Rather than more scientific firsts or prestige in space exploration, however, Qianfan’s other use will likely be military.
“It is becoming increasingly clear that [megaconstelações] they are a strategically important piece of infrastructure for countries of a certain size and ambition,” says Blaine Curcio, who runs Orbital Gateway Consulting, a Hong Kong-based company that focuses on the Chinese space industry.
China’s government made building a Starlink-style megaconstellation an official priority in 2020. Governments in Europe, India, Russia and Taiwan have expressed interest in building their own constellations.
Starlink proved its military usefulness in Russia’s war against Ukraine, where Ukrainian soldiers came to rely on the system as a means of fast, ubiquitous frontline connectivity, useful for everything from controlling drones to communicating with headquarters. general.
In addition to its uses there, SpaceX has created a dedicated government division called Starshield.

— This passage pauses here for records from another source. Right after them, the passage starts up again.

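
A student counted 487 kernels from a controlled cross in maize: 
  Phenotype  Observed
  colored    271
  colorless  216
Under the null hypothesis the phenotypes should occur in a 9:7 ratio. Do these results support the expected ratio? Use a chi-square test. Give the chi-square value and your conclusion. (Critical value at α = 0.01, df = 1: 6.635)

Under the 9:7 hypothesis (Σ ratio = 16, N = 487):
  colored: 487 × 9/16 = 273.9375
  colorless: 487 × 7/16 = 213.0625
χ² = Σ (O − E)² / E
  colored: (271 − 273.9375)² / 273.9375 = 0.0315
  colorless: (216 − 213.0625)² / 213.0625 = 0.0405
χ² = 0.0315 + 0.0405 = 0.072
Degrees of freedom = 2 − 1 = 1; critical value at α = 0.01 is 6.635.
Since 0.072 < 6.635, we fail to reject the null hypothesis — the data are consistent with the 9:7 ratio.

0.072; consistent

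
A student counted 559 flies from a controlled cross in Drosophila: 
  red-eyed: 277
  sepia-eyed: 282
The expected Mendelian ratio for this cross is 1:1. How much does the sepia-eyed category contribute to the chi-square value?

0.022

Expected counts for N = 559 under a 1:1 ratio (total parts = 2):
  red-eyed: 559 × 1/2 = 279.5
  sepia-eyed: 559 × 1/2 = 279.5
Contribution of sepia-eyed: (282 − 279.5)² / 279.5 = 0.0224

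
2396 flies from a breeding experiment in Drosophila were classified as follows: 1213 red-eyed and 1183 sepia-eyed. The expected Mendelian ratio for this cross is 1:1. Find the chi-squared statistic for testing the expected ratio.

0.376

Total ratio parts = 2. Expected numbers out of 2396:
  red-eyed: 2396 × 1/2 = 1198
  sepia-eyed: 2396 × 1/2 = 1198
χ² = Σ (O − E)² / E
  red-eyed: (1213 − 1198)² / 1198 = 0.1878
  sepia-eyed: (1183 − 1198)² / 1198 = 0.1878
χ² = 0.1878 + 0.1878 = 0.3756 ≈ 0.376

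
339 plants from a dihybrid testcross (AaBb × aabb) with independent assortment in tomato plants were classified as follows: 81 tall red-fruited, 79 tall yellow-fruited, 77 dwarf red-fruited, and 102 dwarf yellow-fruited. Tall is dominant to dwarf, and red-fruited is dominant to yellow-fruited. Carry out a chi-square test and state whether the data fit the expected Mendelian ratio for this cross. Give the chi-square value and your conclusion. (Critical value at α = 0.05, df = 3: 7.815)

A dihybrid testcross with independent assortment gives a 1:1:1:1 ratio.
The 1:1:1:1 ratio has 4 parts, so with N = 339 the expected counts are:
  tall red-fruited: 339 × 1/4 = 84.75
  tall yellow-fruited: 339 × 1/4 = 84.75
  dwarf red-fruited: 339 × 1/4 = 84.75
  dwarf yellow-fruited: 339 × 1/4 = 84.75
χ² = Σ (O − E)² / E
  tall red-fruited: (81 − 84.75)² / 84.75 = 0.1659
  tall yellow-fruited: (79 − 84.75)² / 84.75 = 0.3901
  dwarf red-fruited: (77 − 84.75)² / 84.75 = 0.7087
  dwarf yellow-fruited: (102 − 84.75)² / 84.75 = 3.5111
χ² = 0.1659 + 0.3901 + 0.7087 + 3.5111 = 4.7758 ≈ 4.776
Degrees of freedom = 4 − 1 = 3; critical value at α = 0.05 is 7.815.
Since 4.776 < 7.815, we fail to reject the null hypothesis — the data are consistent with the 1:1:1:1 ratio.

4.776; consistent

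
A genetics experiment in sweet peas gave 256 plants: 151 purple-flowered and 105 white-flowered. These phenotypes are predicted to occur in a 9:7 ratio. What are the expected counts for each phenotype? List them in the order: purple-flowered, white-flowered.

Under the 9:7 hypothesis (Σ ratio = 16, N = 256):
  purple-flowered: 256 × 9/16 = 144
  white-flowered: 256 × 7/16 = 112

144, 112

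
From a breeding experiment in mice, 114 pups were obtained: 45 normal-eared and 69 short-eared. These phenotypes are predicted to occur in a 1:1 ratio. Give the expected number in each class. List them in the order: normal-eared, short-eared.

57, 57

The 1:1 ratio has 2 parts, so with N = 114 the expected counts are:
  normal-eared: 114 × 1/2 = 57
  short-eared: 114 × 1/2 = 57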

It has signed agreements with the United States Space Force and the National Reconnaissance Office, which operates the country’s spy satellites.
In a war, megaconstellations like Starlink and Qianfan, which rely on large numbers of small, cheap satellites, would almost certainly prove more resilient to anti-satellite weapons than systems built from a smaller number of more expensive spacecraft.
China’s military doctrine, Mr. Feldstein says, is moving toward networked militaries that need to transport data between sensors and weapons at high speeds. “There’s no way this can work unless you have reliable connectivity on the battlefield,” he says.
One question is how quickly China can build the system it has designed on paper. The country currently does not have access to reusable (and therefore cheap) rockets like SpaceX’s Falcon 9, which are used to launch Starlink satellites, let alone the much larger and cheaper Starship rocket the company is testing. .
SpaceX has also managed to reduce the cost of the satellites themselves and the high-tech antennas needed to receive their signals on the ground.
But China is good at mass production. And, says Mr. Curcio, it has a thriving cluster of between 40 and 50 rocket-launching startups, many of which are working hard on reusable rockets.
Some of these engineers appear to have taken copious notes: At a trade show in November, the state-controlled China Academy of Launch Vehicle Technology unveiled a version of the Long March 9, a new rocket it is developing that bears a striking resemblance to the SpaceX Starship. Apparently, it should make its first flight in 2033.